There was no apparent effect of a sharp rebound after the withdrawal of valsartan therapy.

Although the available data to date indicate a similar pharmacodynamic effect of valsartan in black and white hypertensive patients, it should be viewed with caution because antihypertensive drugs affecting the renin-angiotensin system, such as ACE inhibitors and angiotensin II receptor blockers AT 1, as a whole it was found that less effective in low-renin AG (often black).

Hydrochlorothiazide: Top of the diuretic action following oral administration occurs in 2 hours and peak action in about 4 hours.

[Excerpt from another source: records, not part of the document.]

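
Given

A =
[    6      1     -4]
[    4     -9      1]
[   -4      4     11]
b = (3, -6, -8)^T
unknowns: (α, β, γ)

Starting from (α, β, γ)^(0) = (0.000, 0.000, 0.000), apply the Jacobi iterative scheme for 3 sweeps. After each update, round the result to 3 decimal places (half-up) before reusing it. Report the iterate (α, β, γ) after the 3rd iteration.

Iteration 1:
  α = (3 - (1)·0.000 - (-4)·0.000) / (6) = 0.500
  β = (-6 - (4)·0.000 - (1)·0.000) / (-9) = 0.667
  γ = (-8 - (-4)·0.000 - (4)·0.000) / (11) = -0.727
Iteration 2:
  α = (3 - (1)·0.667 - (-4)·-0.727) / (6) = -0.096
  β = (-6 - (4)·0.500 - (1)·-0.727) / (-9) = 0.808
  γ = (-8 - (-4)·0.500 - (4)·0.667) / (11) = -0.788
Iteration 3:
  α = (3 - (1)·0.808 - (-4)·-0.788) / (6) = -0.160
  β = (-6 - (4)·-0.096 - (1)·-0.788) / (-9) = 0.536
  γ = (-8 - (-4)·-0.096 - (4)·0.808) / (11) = -1.056

(-0.160, 0.536, -1.056)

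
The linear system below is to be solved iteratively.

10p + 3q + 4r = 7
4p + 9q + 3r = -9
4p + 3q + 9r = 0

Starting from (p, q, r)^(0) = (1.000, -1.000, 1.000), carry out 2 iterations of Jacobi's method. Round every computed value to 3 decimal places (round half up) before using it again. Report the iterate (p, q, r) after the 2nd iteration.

(1.278, -1.230, 0.326)

Iteration 1:
  p = (7 - (3)·-1.000 - (4)·1.000) / (10) = 0.600
  q = (-9 - (4)·1.000 - (3)·1.000) / (9) = -1.778
  r = (0 - (4)·1.000 - (3)·-1.000) / (9) = -0.111
Iteration 2:
  p = (7 - (3)·-1.778 - (4)·-0.111) / (10) = 1.278
  q = (-9 - (4)·0.600 - (3)·-0.111) / (9) = -1.230
  r = (0 - (4)·0.600 - (3)·-1.778) / (9) = 0.326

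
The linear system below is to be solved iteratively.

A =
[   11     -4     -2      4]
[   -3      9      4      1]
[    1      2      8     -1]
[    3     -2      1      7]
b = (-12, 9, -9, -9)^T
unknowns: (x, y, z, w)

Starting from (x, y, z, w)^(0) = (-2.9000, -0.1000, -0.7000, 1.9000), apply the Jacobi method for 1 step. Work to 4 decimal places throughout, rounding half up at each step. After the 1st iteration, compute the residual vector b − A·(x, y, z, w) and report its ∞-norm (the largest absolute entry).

Iteration 1:
  x = (-12 - (-4)·-0.1000 - (-2)·-0.7000 - (4)·1.9000) / (11) = -1.9455
  y = (9 - (-3)·-2.9000 - (4)·-0.7000 - (1)·1.9000) / (9) = 0.1333
  z = (-9 - (1)·-2.9000 - (2)·-0.1000 - (-1)·1.9000) / (8) = -0.5000
  w = (-9 - (3)·-2.9000 - (-2)·-0.1000 - (1)·-0.7000) / (7) = 0.0286
Residual b − A·x = (8.8193, 3.9352, -3.2925, -2.5971); ∞-norm = 8.8193

8.8193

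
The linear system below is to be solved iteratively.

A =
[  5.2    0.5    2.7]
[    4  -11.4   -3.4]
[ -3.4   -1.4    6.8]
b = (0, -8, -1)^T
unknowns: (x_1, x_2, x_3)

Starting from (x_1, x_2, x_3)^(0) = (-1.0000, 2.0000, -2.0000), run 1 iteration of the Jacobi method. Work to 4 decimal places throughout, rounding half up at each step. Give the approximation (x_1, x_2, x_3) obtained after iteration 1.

(0.8462, 0.9474, -0.2353)

Iteration 1:
  x_1 = (0 - (0.5)·2.0000 - (2.7)·-2.0000) / (5.2) = 0.8462
  x_2 = (-8 - (4)·-1.0000 - (-3.4)·-2.0000) / (-11.4) = 0.9474
  x_3 = (-1 - (-3.4)·-1.0000 - (-1.4)·2.0000) / (6.8) = -0.2353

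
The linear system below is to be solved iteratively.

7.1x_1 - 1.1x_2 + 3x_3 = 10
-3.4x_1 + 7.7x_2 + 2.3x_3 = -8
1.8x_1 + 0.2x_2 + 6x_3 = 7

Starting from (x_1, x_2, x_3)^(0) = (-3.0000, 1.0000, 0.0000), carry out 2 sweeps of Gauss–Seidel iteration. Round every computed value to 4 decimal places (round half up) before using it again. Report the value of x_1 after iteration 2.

Iteration 1:
  x_1 = (10 - (-1.1)·1.0000 - (3)·0.0000) / (7.1) = 1.5634
  x_2 = (-8 - (-3.4)·1.5634 - (2.3)·0.0000) / (7.7) = -0.3486
  x_3 = (7 - (1.8)·1.5634 - (0.2)·-0.3486) / (6) = 0.7093
Iteration 2:
  x_1 = (10 - (-1.1)·-0.3486 - (3)·0.7093) / (7.1) = 1.0547
  x_2 = (-8 - (-3.4)·1.0547 - (2.3)·0.7093) / (7.7) = -0.7851
  x_3 = (7 - (1.8)·1.0547 - (0.2)·-0.7851) / (6) = 0.8764

1.0547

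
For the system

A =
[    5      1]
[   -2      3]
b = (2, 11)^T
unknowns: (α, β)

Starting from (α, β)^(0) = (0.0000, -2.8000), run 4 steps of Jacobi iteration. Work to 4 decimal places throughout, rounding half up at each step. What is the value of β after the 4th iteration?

3.3591

Iteration 1:
  α = (2 - (1)·-2.8000) / (5) = 0.9600
  β = (11 - (-2)·0.0000) / (3) = 3.6667
Iteration 2:
  α = (2 - (1)·3.6667) / (5) = -0.3333
  β = (11 - (-2)·0.9600) / (3) = 4.3067
Iteration 3:
  α = (2 - (1)·4.3067) / (5) = -0.4613
  β = (11 - (-2)·-0.3333) / (3) = 3.4445
Iteration 4:
  α = (2 - (1)·3.4445) / (5) = -0.2889
  β = (11 - (-2)·-0.4613) / (3) = 3.3591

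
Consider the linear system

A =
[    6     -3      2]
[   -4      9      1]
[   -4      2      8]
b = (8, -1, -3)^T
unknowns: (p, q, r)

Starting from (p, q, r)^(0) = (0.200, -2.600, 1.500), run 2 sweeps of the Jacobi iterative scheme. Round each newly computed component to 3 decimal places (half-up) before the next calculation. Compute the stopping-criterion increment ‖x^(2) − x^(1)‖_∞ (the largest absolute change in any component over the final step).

Iteration 1:
  p = (8 - (-3)·-2.600 - (2)·1.500) / (6) = -0.467
  q = (-1 - (-4)·0.200 - (1)·1.500) / (9) = -0.189
  r = (-3 - (-4)·0.200 - (2)·-2.600) / (8) = 0.375
Iteration 2:
  p = (8 - (-3)·-0.189 - (2)·0.375) / (6) = 1.114
  q = (-1 - (-4)·-0.467 - (1)·0.375) / (9) = -0.360
  r = (-3 - (-4)·-0.467 - (2)·-0.189) / (8) = -0.561
Change: (1.581, -0.171, -0.936) → max |·| = 1.581

1.581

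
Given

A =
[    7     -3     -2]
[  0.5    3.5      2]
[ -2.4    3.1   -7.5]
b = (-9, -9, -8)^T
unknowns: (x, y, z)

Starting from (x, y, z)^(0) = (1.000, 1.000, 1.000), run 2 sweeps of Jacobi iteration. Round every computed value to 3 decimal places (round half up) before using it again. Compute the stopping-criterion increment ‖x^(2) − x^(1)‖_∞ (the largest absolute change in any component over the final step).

1.792

Iteration 1:
  x = (-9 - (-3)·1.000 - (-2)·1.000) / (7) = -0.571
  y = (-9 - (0.5)·1.000 - (2)·1.000) / (3.5) = -3.286
  z = (-8 - (-2.4)·1.000 - (3.1)·1.000) / (-7.5) = 1.160
Iteration 2:
  x = (-9 - (-3)·-3.286 - (-2)·1.160) / (7) = -2.363
  y = (-9 - (0.5)·-0.571 - (2)·1.160) / (3.5) = -3.153
  z = (-8 - (-2.4)·-0.571 - (3.1)·-3.286) / (-7.5) = -0.109
Change: (-1.792, 0.133, -1.269) → max |·| = 1.792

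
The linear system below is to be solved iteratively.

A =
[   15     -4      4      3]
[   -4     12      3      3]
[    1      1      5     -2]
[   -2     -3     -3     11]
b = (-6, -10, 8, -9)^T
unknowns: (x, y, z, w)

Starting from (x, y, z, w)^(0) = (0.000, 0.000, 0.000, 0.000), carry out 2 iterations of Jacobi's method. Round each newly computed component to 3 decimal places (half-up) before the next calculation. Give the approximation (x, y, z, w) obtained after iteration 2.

Iteration 1:
  x = (-6 - (-4)·0.000 - (4)·0.000 - (3)·0.000) / (15) = -0.400
  y = (-10 - (-4)·0.000 - (3)·0.000 - (3)·0.000) / (12) = -0.833
  z = (8 - (1)·0.000 - (1)·0.000 - (-2)·0.000) / (5) = 1.600
  w = (-9 - (-2)·0.000 - (-3)·0.000 - (-3)·0.000) / (11) = -0.818
Iteration 2:
  x = (-6 - (-4)·-0.833 - (4)·1.600 - (3)·-0.818) / (15) = -0.885
  y = (-10 - (-4)·-0.400 - (3)·1.600 - (3)·-0.818) / (12) = -1.162
  z = (8 - (1)·-0.400 - (1)·-0.833 - (-2)·-0.818) / (5) = 1.519
  w = (-9 - (-2)·-0.400 - (-3)·-0.833 - (-3)·1.600) / (11) = -0.682

(-0.885, -1.162, 1.519, -0.682)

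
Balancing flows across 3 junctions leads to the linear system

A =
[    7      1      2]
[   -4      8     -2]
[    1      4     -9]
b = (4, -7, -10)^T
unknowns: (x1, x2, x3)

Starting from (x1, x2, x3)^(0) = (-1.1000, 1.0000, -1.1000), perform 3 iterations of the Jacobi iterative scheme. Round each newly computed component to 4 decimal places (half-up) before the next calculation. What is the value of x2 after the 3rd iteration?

Iteration 1:
  x1 = (4 - (1)·1.0000 - (2)·-1.1000) / (7) = 0.7429
  x2 = (-7 - (-4)·-1.1000 - (-2)·-1.1000) / (8) = -1.7000
  x3 = (-10 - (1)·-1.1000 - (4)·1.0000) / (-9) = 1.4333
Iteration 2:
  x1 = (4 - (1)·-1.7000 - (2)·1.4333) / (7) = 0.4048
  x2 = (-7 - (-4)·0.7429 - (-2)·1.4333) / (8) = -0.1452
  x3 = (-10 - (1)·0.7429 - (4)·-1.7000) / (-9) = 0.4381
Iteration 3:
  x1 = (4 - (1)·-0.1452 - (2)·0.4381) / (7) = 0.4670
  x2 = (-7 - (-4)·0.4048 - (-2)·0.4381) / (8) = -0.5631
  x3 = (-10 - (1)·0.4048 - (4)·-0.1452) / (-9) = 1.0916

-0.5631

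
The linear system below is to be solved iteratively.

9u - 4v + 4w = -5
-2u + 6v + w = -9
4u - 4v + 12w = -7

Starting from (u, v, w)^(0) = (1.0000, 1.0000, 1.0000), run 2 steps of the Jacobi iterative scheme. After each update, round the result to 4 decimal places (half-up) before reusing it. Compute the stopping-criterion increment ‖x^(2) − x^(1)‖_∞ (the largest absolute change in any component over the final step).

0.3333

Iteration 1:
  u = (-5 - (-4)·1.0000 - (4)·1.0000) / (9) = -0.5556
  v = (-9 - (-2)·1.0000 - (1)·1.0000) / (6) = -1.3333
  w = (-7 - (4)·1.0000 - (-4)·1.0000) / (12) = -0.5833
Iteration 2:
  u = (-5 - (-4)·-1.3333 - (4)·-0.5833) / (9) = -0.8889
  v = (-9 - (-2)·-0.5556 - (1)·-0.5833) / (6) = -1.5880
  w = (-7 - (4)·-0.5556 - (-4)·-1.3333) / (12) = -0.8426
Change: (-0.3333, -0.2547, -0.2593) → max |·| = 0.3333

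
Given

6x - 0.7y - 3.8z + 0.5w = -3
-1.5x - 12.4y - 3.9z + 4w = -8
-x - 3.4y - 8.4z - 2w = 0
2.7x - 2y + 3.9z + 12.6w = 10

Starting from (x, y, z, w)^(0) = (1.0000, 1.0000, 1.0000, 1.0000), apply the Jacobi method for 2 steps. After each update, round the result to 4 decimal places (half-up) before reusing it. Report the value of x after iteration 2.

-0.9562

Iteration 1:
  x = (-3 - (-0.7)·1.0000 - (-3.8)·1.0000 - (0.5)·1.0000) / (6) = 0.1667
  y = (-8 - (-1.5)·1.0000 - (-3.9)·1.0000 - (4)·1.0000) / (-12.4) = 0.5323
  z = (0 - (-1)·1.0000 - (-3.4)·1.0000 - (-2)·1.0000) / (-8.4) = -0.7619
  w = (10 - (2.7)·1.0000 - (-2)·1.0000 - (3.9)·1.0000) / (12.6) = 0.4286
Iteration 2:
  x = (-3 - (-0.7)·0.5323 - (-3.8)·-0.7619 - (0.5)·0.4286) / (6) = -0.9562
  y = (-8 - (-1.5)·0.1667 - (-3.9)·-0.7619 - (4)·0.4286) / (-12.4) = 1.0029
  z = (0 - (-1)·0.1667 - (-3.4)·0.5323 - (-2)·0.4286) / (-8.4) = -0.3373
  w = (10 - (2.7)·0.1667 - (-2)·0.5323 - (3.9)·-0.7619) / (12.6) = 1.0782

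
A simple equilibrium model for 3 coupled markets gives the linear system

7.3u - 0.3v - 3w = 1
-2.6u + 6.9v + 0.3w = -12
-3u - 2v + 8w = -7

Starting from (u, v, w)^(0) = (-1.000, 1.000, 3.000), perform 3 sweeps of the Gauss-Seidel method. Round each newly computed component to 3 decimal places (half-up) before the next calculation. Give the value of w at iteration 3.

Iteration 1:
  u = (1 - (-0.3)·1.000 - (-3)·3.000) / (7.3) = 1.411
  v = (-12 - (-2.6)·1.411 - (0.3)·3.000) / (6.9) = -1.338
  w = (-7 - (-3)·1.411 - (-2)·-1.338) / (8) = -0.680
Iteration 2:
  u = (1 - (-0.3)·-1.338 - (-3)·-0.680) / (7.3) = -0.197
  v = (-12 - (-2.6)·-0.197 - (0.3)·-0.680) / (6.9) = -1.784
  w = (-7 - (-3)·-0.197 - (-2)·-1.784) / (8) = -1.395
Iteration 3:
  u = (1 - (-0.3)·-1.784 - (-3)·-1.395) / (7.3) = -0.510
  v = (-12 - (-2.6)·-0.510 - (0.3)·-1.395) / (6.9) = -1.871
  w = (-7 - (-3)·-0.510 - (-2)·-1.871) / (8) = -1.534

-1.534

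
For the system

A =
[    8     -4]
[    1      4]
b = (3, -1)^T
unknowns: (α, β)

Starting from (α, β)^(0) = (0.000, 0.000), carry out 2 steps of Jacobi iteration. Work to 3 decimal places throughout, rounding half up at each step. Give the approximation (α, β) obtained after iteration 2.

(0.250, -0.344)

Iteration 1:
  α = (3 - (-4)·0.000) / (8) = 0.375
  β = (-1 - (1)·0.000) / (4) = -0.250
Iteration 2:
  α = (3 - (-4)·-0.250) / (8) = 0.250
  β = (-1 - (1)·0.375) / (4) = -0.344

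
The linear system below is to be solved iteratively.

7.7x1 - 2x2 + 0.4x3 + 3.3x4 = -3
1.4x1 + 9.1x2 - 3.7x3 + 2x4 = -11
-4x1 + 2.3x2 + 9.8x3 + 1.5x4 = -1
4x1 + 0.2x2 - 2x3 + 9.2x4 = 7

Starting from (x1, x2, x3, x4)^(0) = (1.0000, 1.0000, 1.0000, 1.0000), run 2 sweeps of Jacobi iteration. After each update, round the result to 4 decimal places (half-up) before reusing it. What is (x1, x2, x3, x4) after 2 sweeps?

Iteration 1:
  x1 = (-3 - (-2)·1.0000 - (0.4)·1.0000 - (3.3)·1.0000) / (7.7) = -0.6104
  x2 = (-11 - (1.4)·1.0000 - (-3.7)·1.0000 - (2)·1.0000) / (9.1) = -1.1758
  x3 = (-1 - (-4)·1.0000 - (2.3)·1.0000 - (1.5)·1.0000) / (9.8) = -0.0816
  x4 = (7 - (4)·1.0000 - (0.2)·1.0000 - (-2)·1.0000) / (9.2) = 0.5217
Iteration 2:
  x1 = (-3 - (-2)·-1.1758 - (0.4)·-0.0816 - (3.3)·0.5217) / (7.7) = -0.9144
  x2 = (-11 - (1.4)·-0.6104 - (-3.7)·-0.0816 - (2)·0.5217) / (9.1) = -1.2627
  x3 = (-1 - (-4)·-0.6104 - (2.3)·-1.1758 - (1.5)·0.5217) / (9.8) = -0.1551
  x4 = (7 - (4)·-0.6104 - (0.2)·-1.1758 - (-2)·-0.0816) / (9.2) = 1.0341

(-0.9144, -1.2627, -0.1551, 1.0341)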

Diuretic activity lasts for about 6 to 12 hours.

Valsartan-Hydrochlorothiazide: Components of Diovan HCT-found that the additive effect on lowering blood pressure, lowering blood pressure, more so than any component used alone.
Diovan hct
In the antihypertensive effect of Diovan HCT-supported 24 - hour period. In clinical studies of at least 1 year duration, the antihypertensive effect is maintained at a constant therapy. Despite a significant reduction of blood pressure, administration of Diovan HCT-has no clinically significant effect on heart rate.